Black History Month: Four Influential Leaders In Labor History

Black History Month goes hand in hand with labor history. Some of the most influential people in black history were also giants within the labor movement.

Below are four of the many who walked alongside the American worker in pursuit of a better future.

Martin Luther King, Jr.

Martin Luther King, Jr. is recognized by many as the greatest voice that the civil rights movement has ever had. But also important was his commitment to the struggle of workers.

In 1961, Dr. King gave a powerful speech to the AFL-CIO Convention – a speech that highlighted his commitment to the labor movement. He said, in part:

“Negroes are almost entirely a working people. There are pitifully few Negro millionaires and few Negro employers. Our needs are identical with labor’s needs, decent wages, fair working conditions, livable housing, old age security, health and welfare measures, conditions in which families can grow, have education for their children and respect in the community. That is why Negroes support labor’s demands and fight laws which curb labor. That is why the labor-hater and labor-baiter is virtually always a twin headed creature spewing anti-Negro epithets from one mouth and anti-labor propaganda from the other mouth.

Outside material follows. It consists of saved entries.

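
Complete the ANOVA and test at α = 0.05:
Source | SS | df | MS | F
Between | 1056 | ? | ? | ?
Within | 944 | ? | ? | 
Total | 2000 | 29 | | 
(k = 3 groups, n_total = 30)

df_between = 2, df_within = 27. MS_between = 528.0, MS_within = 34.96. F = 15.102, F_crit ≈ 3.354. Reject H₀.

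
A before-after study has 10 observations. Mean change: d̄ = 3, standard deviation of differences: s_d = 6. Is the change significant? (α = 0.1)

t = d̄/(s_d/√n) = 3/(6/√10) = 1.581. df = 9, critical t = ±1.833. Fail to reject H₀.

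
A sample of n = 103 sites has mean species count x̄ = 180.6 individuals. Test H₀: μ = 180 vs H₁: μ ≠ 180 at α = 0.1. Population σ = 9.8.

z = (x̄ - μ₀)/(σ/√n) = (180.6 - 180)/(9.8/√103) = 0.621. Critical value: ±1.645. Since |0.621| ≤ 1.645, Fail to reject H₀.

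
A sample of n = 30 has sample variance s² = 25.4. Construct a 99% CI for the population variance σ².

df = 29. χ²_{0.005} = 52.336, χ²_{0.995} = 13.121. CI for σ² = ((n-1)s²/χ²_{α/2}, (n-1)s²/χ²_{1-α/2}) = (29·25.4/52.336, 29·25.4/13.121) = (14.07, 56.14)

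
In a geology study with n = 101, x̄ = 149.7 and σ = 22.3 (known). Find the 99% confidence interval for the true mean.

CI = x̄ ± z*(σ/√n) = 149.7 ± 2.576(22.3/√101) = 149.7 ± 5.72 = (143.98, 155.42)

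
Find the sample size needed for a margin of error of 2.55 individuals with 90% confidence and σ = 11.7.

n = (z*σ/E)² = (1.645×11.7/2.55)² = 57.0 → n = 57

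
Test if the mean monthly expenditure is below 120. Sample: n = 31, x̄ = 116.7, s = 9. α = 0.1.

t = (116.7 - 120)/(9/√31) = -2.042, df = 30. Critical t = -1.31. Reject H₀.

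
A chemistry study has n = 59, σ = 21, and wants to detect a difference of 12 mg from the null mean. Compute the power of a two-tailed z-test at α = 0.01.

SE = σ/√n = 21/√59 = 2.734. Non-centrality λ = d/SE = 12/2.734 = 4.389. Power ≈ Φ(λ - z_{α/2}) = Φ(4.389 - 2.576) = Φ(1.813) = 0.965.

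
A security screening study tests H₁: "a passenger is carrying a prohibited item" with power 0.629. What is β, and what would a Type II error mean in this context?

β = 1 - power = 1 - 0.629 = 0.371. A Type II error is failing to reject H₀ when H₀ is false (false negative) — here, failing to conclude that a passenger is carrying a prohibited item when in fact it is true. Consequence: letting a prohibited item through — security breach.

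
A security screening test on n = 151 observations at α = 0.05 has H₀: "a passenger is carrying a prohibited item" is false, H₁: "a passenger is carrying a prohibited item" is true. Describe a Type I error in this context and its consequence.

Type I error: rejecting H₀ when it is true — concluding that a passenger is carrying a prohibited item when in fact it is not. Consequence: detaining an innocent passenger — delay and inconvenience.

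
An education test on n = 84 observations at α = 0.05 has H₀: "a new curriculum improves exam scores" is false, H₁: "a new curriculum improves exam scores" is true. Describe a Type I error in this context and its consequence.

Type I error: rejecting H₀ when it is true — concluding that a new curriculum improves exam scores when in fact it is not. Consequence: adopting a curriculum that gives no real benefit — disruption for nothing.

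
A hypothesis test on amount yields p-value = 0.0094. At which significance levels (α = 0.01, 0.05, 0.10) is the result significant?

p = 0.0094. Significant at: α = 0.01, 0.05, 0.1.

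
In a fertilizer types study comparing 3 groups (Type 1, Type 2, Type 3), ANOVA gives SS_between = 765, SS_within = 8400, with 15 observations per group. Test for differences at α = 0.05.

df_between = 2, df_within = 42. F = MS_between/MS_within = 382.5/200.0 = 1.913. F_crit ≈ 3.22. Fail to reject H₀.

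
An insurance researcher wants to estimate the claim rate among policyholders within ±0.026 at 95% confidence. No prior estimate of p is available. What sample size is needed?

Conservative approach: use p = 0.5 (maximizes p(1-p) = 0.25). n = z²(0.25)/E² = 1.96²×0.25/0.026² = 1420.7 → n = 1421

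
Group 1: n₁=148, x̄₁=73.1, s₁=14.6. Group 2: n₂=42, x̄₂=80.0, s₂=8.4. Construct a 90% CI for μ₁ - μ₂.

Difference = -6.9. SE = √(14.6²/148 + 8.4²/42) = 1.766. CI = (-9.81, -3.99)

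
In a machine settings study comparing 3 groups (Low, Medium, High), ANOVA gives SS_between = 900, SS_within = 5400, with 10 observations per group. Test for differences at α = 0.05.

df_between = 2, df_within = 27. F = MS_between/MS_within = 450.0/200.0 = 2.25. F_crit ≈ 3.354. Fail to reject H₀.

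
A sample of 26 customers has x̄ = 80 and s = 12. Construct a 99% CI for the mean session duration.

CI = x̄ ± t*(s/√n) = 80 ± 2.787(12/√26) = (73.44, 86.56)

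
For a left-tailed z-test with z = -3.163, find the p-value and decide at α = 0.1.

p = P(Z < -3.163) = Φ(-3.163) ≈ 0.0008. Since p < 0.1, reject H₀ (significant) at α = 0.1.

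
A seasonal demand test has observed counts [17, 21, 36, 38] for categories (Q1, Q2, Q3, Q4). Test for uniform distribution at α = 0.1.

Expected = 28 each. χ² = Σ(O-E)²/E = 11.929. df = 3, critical value = 6.251. Reject H₀.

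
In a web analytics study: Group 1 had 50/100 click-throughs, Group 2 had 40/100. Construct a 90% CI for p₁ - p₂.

p̂₁ = 0.5, p̂₂ = 0.4. Difference = 0.1. CI = (-0.015, 0.215)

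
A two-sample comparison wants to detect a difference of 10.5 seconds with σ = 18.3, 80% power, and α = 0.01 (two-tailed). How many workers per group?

n per group = 2(z_α/2 + z_β)²σ²/d² = 2×(2.576 + 0.84)²×18.3²/10.5² = 70.9 → n = 71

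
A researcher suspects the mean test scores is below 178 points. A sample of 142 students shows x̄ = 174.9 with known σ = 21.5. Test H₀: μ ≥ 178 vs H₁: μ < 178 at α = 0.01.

z = -1.718. Critical value: -2.33. Fail to reject H₀.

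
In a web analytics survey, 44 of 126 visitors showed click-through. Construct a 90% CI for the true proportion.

p̂ = 0.349. CI = p̂ ± z*√(p̂(1-p̂)/n) = (0.279, 0.419)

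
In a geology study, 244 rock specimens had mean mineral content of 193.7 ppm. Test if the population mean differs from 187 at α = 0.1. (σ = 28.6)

z = (x̄ - μ₀)/(σ/√n) = (193.7 - 187)/(28.6/√244) = 3.659. Critical value: ±1.645. Since |3.659| > 1.645, Reject H₀.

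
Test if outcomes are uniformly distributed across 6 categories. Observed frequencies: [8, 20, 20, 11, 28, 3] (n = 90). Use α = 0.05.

Expected = 15 each. χ² = Σ(O-E)²/E = 28.533. df = 5, critical value = 11.07. Reject H₀.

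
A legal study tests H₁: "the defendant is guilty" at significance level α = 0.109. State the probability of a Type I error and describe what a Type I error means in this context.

P(Type I error) = α = 0.109. A Type I error is rejecting H₀ when H₀ is actually true (false positive) — here, concluding that the defendant is guilty when in fact this is not the case. Consequence: convicting an innocent person.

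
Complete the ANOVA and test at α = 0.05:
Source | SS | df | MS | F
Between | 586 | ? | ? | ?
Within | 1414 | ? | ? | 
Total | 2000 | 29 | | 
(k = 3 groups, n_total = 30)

df_between = 2, df_within = 27. MS_between = 293.0, MS_within = 52.37. F = 5.595, F_crit ≈ 3.354. Reject H₀.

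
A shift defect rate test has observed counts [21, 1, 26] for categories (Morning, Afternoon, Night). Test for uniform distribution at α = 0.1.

Expected = 16 each. χ² = Σ(O-E)²/E = 21.875. df = 2, critical value = 4.605. Reject H₀.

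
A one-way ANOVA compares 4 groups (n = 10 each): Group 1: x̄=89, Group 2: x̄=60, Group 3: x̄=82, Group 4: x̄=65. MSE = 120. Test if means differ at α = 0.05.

Grand mean = 74.0. SS_between = 5660.0, MS_between = 1886.67. F = 15.722, F_crit ≈ 2.866. Reject H₀.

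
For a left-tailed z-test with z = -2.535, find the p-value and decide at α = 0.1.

p = P(Z < -2.535) = Φ(-2.535) ≈ 0.0056. Since p < 0.1, reject H₀ (significant) at α = 0.1.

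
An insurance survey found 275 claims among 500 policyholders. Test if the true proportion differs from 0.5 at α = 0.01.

p̂ = 0.55, p₀ = 0.5. z = (p̂ - p₀)/√(p₀(1-p₀)/n) = 2.236. Critical: ±2.576. Fail to reject H₀.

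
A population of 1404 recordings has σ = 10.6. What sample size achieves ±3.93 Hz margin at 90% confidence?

Without FPC: n₀ = (1.645×10.6/3.93)² = 19.686. With FPC: n = n₀N/(n₀+N-1) = 19.4 → n = 20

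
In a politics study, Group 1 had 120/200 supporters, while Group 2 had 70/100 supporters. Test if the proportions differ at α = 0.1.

p̂₁ = 0.6, p̂₂ = 0.7, pooled p̂ = 0.633. z = -1.694. Critical: ±1.645. Reject H₀.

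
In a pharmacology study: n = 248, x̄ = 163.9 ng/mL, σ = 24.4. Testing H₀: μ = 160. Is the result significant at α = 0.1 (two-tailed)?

z = (163.9 - 160)/(24.4/√248) = 2.517. Since |z| > 1.645, significant at α = 0.1.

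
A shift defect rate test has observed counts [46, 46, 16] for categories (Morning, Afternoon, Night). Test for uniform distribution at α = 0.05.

Expected = 36 each. χ² = Σ(O-E)²/E = 16.667. df = 2, critical value = 5.991. Reject H₀.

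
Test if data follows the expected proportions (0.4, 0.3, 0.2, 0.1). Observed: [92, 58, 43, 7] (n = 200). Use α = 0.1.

Expected: [80.0, 60.0, 40.0, 20.0]. χ² = 10.542. df = 3, critical = 6.251. Reject H₀.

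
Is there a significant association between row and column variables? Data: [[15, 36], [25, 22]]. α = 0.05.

χ² = 5.726. df = 1, critical = 3.841. Reject H₀. Variables are dependent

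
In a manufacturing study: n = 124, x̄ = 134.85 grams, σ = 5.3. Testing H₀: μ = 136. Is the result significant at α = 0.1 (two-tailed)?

z = (134.85 - 136)/(5.3/√124) = -2.416. Since |z| > 1.645, significant at α = 0.1.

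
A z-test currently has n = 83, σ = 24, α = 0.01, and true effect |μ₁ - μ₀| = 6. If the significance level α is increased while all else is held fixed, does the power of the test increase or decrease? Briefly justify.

Power increases: a larger α lowers the critical value, so more of the H₁ sampling distribution falls in the rejection region.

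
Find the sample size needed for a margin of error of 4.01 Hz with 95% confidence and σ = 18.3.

n = (z*σ/E)² = (1.96×18.3/4.01)² = 80.01 → n = 81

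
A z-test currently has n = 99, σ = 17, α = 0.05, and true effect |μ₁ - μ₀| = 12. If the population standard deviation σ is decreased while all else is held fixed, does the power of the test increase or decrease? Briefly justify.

Power increases: a smaller σ shrinks the standard error σ/√n, moving the sampling distribution under H₁ further from the critical value.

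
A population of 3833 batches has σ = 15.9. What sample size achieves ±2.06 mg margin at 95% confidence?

Without FPC: n₀ = (1.96×15.9/2.06)² = 228.861. With FPC: n = n₀N/(n₀+N-1) = 216.02 → n = 217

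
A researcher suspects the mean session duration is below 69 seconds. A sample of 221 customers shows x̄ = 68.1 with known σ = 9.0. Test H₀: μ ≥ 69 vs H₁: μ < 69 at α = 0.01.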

The duality of interests of labor and Negroes makes any crisis which lacerates you, a crisis from which we bleed. As we stand on the threshold of the second half of the twentieth century, a crisis confronts us both. Those who in the second half of the nineteenth century could not tolerate organized labor have had a rebirth of power and seek to regain the despotism of that era while retaining the wealth and privileges of the twentieth century. Whether it be the ultra right wing in the form of Birch societies or the alliance which former President Eisenhower denounced, the alliance between big military and big industry, or the coalition of southern Dixiecrats and northern reactionaries, whatever the form, these menaces now threaten everything decent and fair in American life. Their target is labor, liberals, and the Negro people . . .”

To read Dr. King’s full speech, click here.

A. Philip Randolph

In 1925, Randolph organized and led the Brotherhood of Sleeping Car Porters, the first predominantly African-American labor union. In the early Civil Rights Movement and the Labor Movement, Randolph was a voice that would not be silenced. His continuous agitation with the support of fellow labor rights activists against unfair labor practices in relation to people of color eventually led President Franklin D. Roosevelt to issue Executive Order 8802 in 1941, banning discrimination in the defense industries during World War II. The group then successfully pressured President Harry S. Truman to issue Executive Order 9981 in 1948, ending segregation in the armed services. (Source: Wikipedia)

Velma Hopkins

“Tobacco was king in Winston-Salem for decades – a paternal entity in nearly everyone’s life, providing schools, hospitals, parks, and, of course, jobs, ” writes the Winston-Salem Monthly.

“African-Americans, however, chafed at the wage disparities between the races. Higher-paying jobs were nearly impossible for blacks to obtain at R.J. Reynolds, and women were also paid less across the board. Velma Hopkins and a few others sounded a call to action in 1943, beginning a month-long strike at RJR and culminating in the first and only labor union ever at the company.”

The courage of Hopkins is incredible when one thinks about how oppressive 1943 was for blacks who tried to fight the system. It was 22 years before the Civil Rights Act of 1965. It was 11 years before Brown v. Board of Education and and 12 years before the Montgomery Bus Boycott. Add in the fact that the country was at war, and one begins to see just how tough the environment was for a labor action led by an African-American.

Hattie Canty

Called “one of the greatest strike leaders in U.S. history,” Hattie Canty was a strong voice for culinary workers in Las Vegas.

In 1984, she helped plan a 75 day strike by Las Vegas casino workers. And in 1990, she was elected president of the Las Vegas Hotel and Culinary Workers Union Local 226. According to Wikipedia, “as president, she led a number of publicized strikes . . . [including a 1991 strike where] Canty led . . . 550 culinary workers from New Frontier Hotel and Gambling Hall in protest of unfair labor conditions. The strike was the longest labor strike in American History and lasted for six and a half years.”